And the Red-one is saying, `The Woman whom you have given her close-with-me127 Himself she has given to-myself from out of the Wood, and he has eaten.`126b

Footnote:

127

Strong’s #5978, immadi. close beside myself. According to Gesenius, “only found with the suffix of the first-person with-me. This word is not at all connected to with the root amad [#5975] to stand, but it rather belongs to an unused root to tie, bind together.” It is the same as imm-anu-el, 'close-beside-ourselves-God."

נתתה - you have given her. The verb with 3rd person feminine the direct object suffix. The proper form for second masculine singular "you gave" is נתת (cf. נתת). Direct object suffixes are very frequently used with this verb.

Hebrew הוא נתנה לי. Himself she has given to myself. In this clause, the word which has been manipulated to mean "she" (הוא) even though it is absolutely the masculine pronoun "he", has confused scholars for ages because the entire passage has confused them. The traditional prevaling context usurped honesty, and the Writing itself was dispensible and subverted. The Masoretes in the 7th-10th centuries A.D. scandalously placed feminine vowel points on it, and those vowel points remain in many places to this day. For the next thousand years most scholars bypassed it or didn't notice.
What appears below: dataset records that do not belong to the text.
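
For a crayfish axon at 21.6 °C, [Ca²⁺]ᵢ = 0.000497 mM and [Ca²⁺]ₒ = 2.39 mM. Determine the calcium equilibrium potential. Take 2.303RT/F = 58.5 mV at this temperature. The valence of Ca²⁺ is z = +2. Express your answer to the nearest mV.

108 mV

E = (58.5/z) · log₁₀([Ca²⁺]_out/[Ca²⁺]_in) with z = +2.
= (58.5/2) · log₁₀(2.39/0.000497) = 29.25 · log₁₀(4809)
= 29.25 · (3.6820) = 107.70 mV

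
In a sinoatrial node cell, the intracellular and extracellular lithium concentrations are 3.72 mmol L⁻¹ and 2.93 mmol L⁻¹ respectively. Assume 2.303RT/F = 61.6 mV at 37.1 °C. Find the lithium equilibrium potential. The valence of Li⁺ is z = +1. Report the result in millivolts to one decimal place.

E = (61.6/z) · log₁₀([Li⁺]_out/[Li⁺]_in) with z = +1.
= (61.6/1) · log₁₀(2.93/3.72) = 61.60 · log₁₀(0.7876)
= 61.60 · (-0.1037) = -6.39 mV

-6.4 mV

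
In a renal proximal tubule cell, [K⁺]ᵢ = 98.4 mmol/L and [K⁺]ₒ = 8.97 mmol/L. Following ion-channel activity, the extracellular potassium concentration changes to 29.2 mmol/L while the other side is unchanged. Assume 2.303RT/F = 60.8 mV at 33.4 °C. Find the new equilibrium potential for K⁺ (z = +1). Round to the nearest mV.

-32 mV

After the shift: [K⁺]_out = 29.2, [K⁺]_in = 98.4 mmol/L.
E_new = (60.8/1)·log₁₀(29.2/98.4) = 60.80 · (-0.5276) = -32.08 mV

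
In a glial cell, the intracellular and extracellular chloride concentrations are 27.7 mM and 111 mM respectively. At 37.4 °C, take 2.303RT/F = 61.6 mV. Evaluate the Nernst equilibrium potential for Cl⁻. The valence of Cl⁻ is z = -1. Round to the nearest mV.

E = (61.6/z) · log₁₀([Cl⁻]_out/[Cl⁻]_in) with z = -1.
For an anion, dividing by z = -1 reverses the sign.
= (61.6/-1) · log₁₀(111/27.7) = -61.60 · log₁₀(4.007)
= -61.60 · (0.6028) = -37.14 mV

-37 mV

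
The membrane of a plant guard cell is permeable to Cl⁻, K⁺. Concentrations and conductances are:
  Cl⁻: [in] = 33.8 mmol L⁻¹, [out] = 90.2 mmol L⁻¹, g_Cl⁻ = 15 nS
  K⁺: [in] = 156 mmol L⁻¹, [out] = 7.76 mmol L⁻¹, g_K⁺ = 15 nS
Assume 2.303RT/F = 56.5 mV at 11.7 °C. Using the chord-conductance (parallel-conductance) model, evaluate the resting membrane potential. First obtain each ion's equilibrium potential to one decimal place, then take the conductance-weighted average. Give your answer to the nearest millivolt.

-49 mV

E_Cl⁻ = (56.5/-1)·log₁₀(90.2/33.8) = -24.1 mV
E_K⁺ = (56.5/1)·log₁₀(7.76/156) = -73.6 mV
Vm = (Σ gᵢEᵢ)/(Σ gᵢ) = (15·-24.1 + 15·-73.6) / (15 + 15)
= -1465.50 / 30 = -48.85 mV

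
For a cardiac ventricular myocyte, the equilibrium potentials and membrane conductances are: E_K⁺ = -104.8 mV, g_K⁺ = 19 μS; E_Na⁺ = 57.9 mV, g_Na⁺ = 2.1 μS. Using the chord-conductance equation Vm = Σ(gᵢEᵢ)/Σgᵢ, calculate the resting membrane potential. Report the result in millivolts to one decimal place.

Σ gᵢEᵢ = 19·(-104.8) + 2.1·(57.9) = -1869.61
Σ gᵢ = 19 + 2.1 = 21.1
Vm = -1869.61 / 21.1 = -88.61 mV

-88.6 mV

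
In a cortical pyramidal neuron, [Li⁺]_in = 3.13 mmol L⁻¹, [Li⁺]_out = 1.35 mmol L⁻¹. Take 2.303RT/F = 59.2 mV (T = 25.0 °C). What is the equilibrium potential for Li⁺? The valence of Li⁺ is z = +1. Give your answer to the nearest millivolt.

E = (59.2/z) · log₁₀([Li⁺]_out/[Li⁺]_in) with z = +1.
= (59.2/1) · log₁₀(1.35/3.13) = 59.20 · log₁₀(0.4313)
= 59.20 · (-0.3652) = -21.62 mV

-22 mV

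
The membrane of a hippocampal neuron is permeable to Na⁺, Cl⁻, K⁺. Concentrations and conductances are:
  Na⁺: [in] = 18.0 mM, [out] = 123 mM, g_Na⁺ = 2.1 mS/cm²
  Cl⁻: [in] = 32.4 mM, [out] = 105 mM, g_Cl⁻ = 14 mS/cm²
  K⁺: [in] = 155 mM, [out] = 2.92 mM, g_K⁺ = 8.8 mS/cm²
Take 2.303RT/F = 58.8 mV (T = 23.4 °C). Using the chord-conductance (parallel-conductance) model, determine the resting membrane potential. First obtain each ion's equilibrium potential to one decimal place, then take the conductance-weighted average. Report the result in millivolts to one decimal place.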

Gesenius, the "Hebrew Master" noticed, and called out the Masoretes for falsely pointing it, but he also subverted it. He guessed that it was "an orthographic peculiarity"  (cf. Gesenius Hebrew Grammar 32)

She, Himself. In the context of the Whole, Woman from Man, and now Man through the Woman, it is not hard to see. A man (the old) receives his new man, through the new Woman. Of course, "this mystery is profound" and thus translating what are otherwise simple words, were too difficult even for the masters.